The limit of sin x as x approaches infinity is
A. 1
B. -1
C. 0
D. Limit does not exist
D. Limit does not exist. Sin x goes on forever bouncing between y=1 and y=-1.
definition of secant line
the slope of the line through these two point.
What is the limit of sin x /x as x approaches ∞?
0
How many vertical and horizontal asymptotes (if any) does the graph of y=(2x^2+2x+3)/(4x^2-4x) have?
It has one horizontal asymptote at y=1/2 and two vertical asymptotes at x=0 and x=1.
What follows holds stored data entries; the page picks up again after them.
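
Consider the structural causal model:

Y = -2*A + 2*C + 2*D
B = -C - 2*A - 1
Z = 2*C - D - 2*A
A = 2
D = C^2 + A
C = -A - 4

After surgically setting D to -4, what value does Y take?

The intervention breaks the incoming arrows to D: D = C^2 + A no longer applies, and D = -4.
C = -A - 4  [with A=2]  = -6
Y = -2*A + 2*C + 2*D  [with A=2, C=-6, D=-4]  = -24

-24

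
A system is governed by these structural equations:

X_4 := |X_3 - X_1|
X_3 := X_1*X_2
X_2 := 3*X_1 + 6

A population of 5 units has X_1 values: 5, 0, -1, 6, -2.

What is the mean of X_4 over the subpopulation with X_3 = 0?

Conditioning on X_3=0 selects the 2 unit(s) with X_1 ∈ {0, -2}. Their X_4 values: 0, 2. Mean = 1.

1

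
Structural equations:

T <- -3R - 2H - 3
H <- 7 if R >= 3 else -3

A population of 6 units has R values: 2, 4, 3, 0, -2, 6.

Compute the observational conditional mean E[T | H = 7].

E[T|H=7] averages over only the 3 units with H=7 (R = 4, 3, 6): T = -29, -26, -35, mean -30.

-30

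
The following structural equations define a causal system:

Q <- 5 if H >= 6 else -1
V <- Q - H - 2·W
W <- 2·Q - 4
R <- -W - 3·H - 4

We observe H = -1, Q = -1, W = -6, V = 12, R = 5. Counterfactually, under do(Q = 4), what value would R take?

-5

do(Q=4) replaces the equation Q <- 5 if H >= 6 else -1 with the constant Q = 4.
W = 2·Q - 4  [with Q=4]  = 4
R = -W - 3·H - 4  [with W=4, H=-1]  = -5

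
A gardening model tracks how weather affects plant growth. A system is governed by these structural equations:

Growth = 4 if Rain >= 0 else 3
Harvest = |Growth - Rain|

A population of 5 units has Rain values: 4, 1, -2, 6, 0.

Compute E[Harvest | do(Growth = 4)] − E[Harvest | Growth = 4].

The intervention sets Growth=4 in all 5 units regardless of Rain. Recomputing Harvest per unit gives 0, 3, 6, 2, 4; average 3.
E[Harvest|Growth=4] averages over only the 4 units with Growth=4 (Rain = 4, 1, 6, 0): Harvest = 0, 3, 2, 4, mean 2.25.
Difference = 3 − 2.25 = 0.75.

0.75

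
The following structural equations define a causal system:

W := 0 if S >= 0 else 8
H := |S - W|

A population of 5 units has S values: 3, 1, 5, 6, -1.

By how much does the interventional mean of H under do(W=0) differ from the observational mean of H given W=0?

do(W=0) breaks W's dependence on S. With W=0 fixed, H across the units is 3, 1, 5, 6, 1, mean 3.2.
Observing W=0 restricts to units where W's equation naturally yields 0: S ∈ {3, 1, 5, 6}. In that subpopulation H = 3, 1, 5, 6, mean 3.75.
Difference = 3.2 − 3.75 = -0.55.

-0.55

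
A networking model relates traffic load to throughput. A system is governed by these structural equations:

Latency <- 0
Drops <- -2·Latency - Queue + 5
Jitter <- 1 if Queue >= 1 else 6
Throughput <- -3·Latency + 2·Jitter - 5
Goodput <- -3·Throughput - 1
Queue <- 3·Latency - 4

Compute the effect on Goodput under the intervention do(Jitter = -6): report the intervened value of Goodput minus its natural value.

Under do(Jitter=-6), the mechanism Jitter <- 1 if Queue >= 1 else 6 is discarded; Jitter is fixed at -6.
Throughput = -3·Latency + 2·Jitter - 5  [with Latency=0, Jitter=-6]  = -17
Goodput = -3·Throughput - 1  [with Throughput=-17]  = 50
Without intervention: Queue = 3·Latency - 4  [with Latency=0]  = -4; Jitter = 1 if Queue >= 1 else 6  [with Queue=-4]  = 6; Throughput = -3·Latency + 2·Jitter - 5  [with Latency=0, Jitter=6]  = 7; Goodput = -3·Throughput - 1  [with Throughput=7]  = -22.
Change = 50 − (-22) = 72.

72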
What is removable discontinuity?
The type of discontinuity in which both sided limit approaching "c" exists, but is not equal to f(c), which is defined.
What is the limit of x/x as x approaches 0?
The fraction equals 1 for all non-zero x values.
Definition of tangent line
hits the curve at 1 point.
Simplify the following: lim f(x) g(x)
(lim f(x)) (lim g(x))
What vertical and horizontal asymptotes (if any) does the graph of y=(x^2-9)/(3x-9) have?
There are no horizontal or vertical asymptotes, but the function is has a removable discontinuity at x=3.
What is a jump discontinuity at x = c ?
The discontinuity when the finite left-sided limit does not equal to the finite right-sided limit as x approaches "c". The limit from both sides is not existent.
What is the limit of (x^3 - 8)/ (x^2 -4)?
Take out an (x-2) from both the top and bottom to help solve.
What are 3 situations, the graph is discontinuous?
1. Vertical Asymptote
2. Jump=piecewise function
3. hole
Simplify the following: lim k as x approaches k
K. The limit is approaching k.
Where do the asymptotes occur on the graph of y=arctanx?
They occur at y=±π/2. We know this because in they occur at x=±π/2 on the graph of the regular tan x function.
For what x values is the function (x²+3x+5)/(x²+3x-4) continuous?
The function is continuous on all values except x=1 and x=-4.
What is the limit of (sin 2x)/3x as x approaches 0?
2/3. Begin by pulling out 1/3 from the original equation. Then multiply both the top and bottom by 2. This will give you 2/3 lim sin 2x/(2x).
What is the 6 situations, the graph is no derivatives?
1. Vertical Asymptote
2. Jump=piecewise function
3. hole
4. vertical line=no slope
5. cusp
6. absolute value
Simplify the following: lim [f(x) + g(x)]
lim f(x) + lim g(x)
Find the horizontal asymptote(s) of the following function: y=(8x²+3x+4)/(2x²+99).
Both polynomials are to the second degree, so the asymptote is at y=8/2 or y=4.
Determine if the following function is continuous at x=-2. f(x)= {x²+2x if x≤-2, x^3-6x if x≥-2.
The left hand limit is 0 and the right hand limit is 4. Since the left and right hand limits are not equal, a limit does not exist at x=-2.
What is the limit of sin x/(x^2+3x) as x approaches 0?
1/3. Begin by pulling out an x from the bottom half of the equation. Then separate the equation into sin x/(x) times 1/(x+3).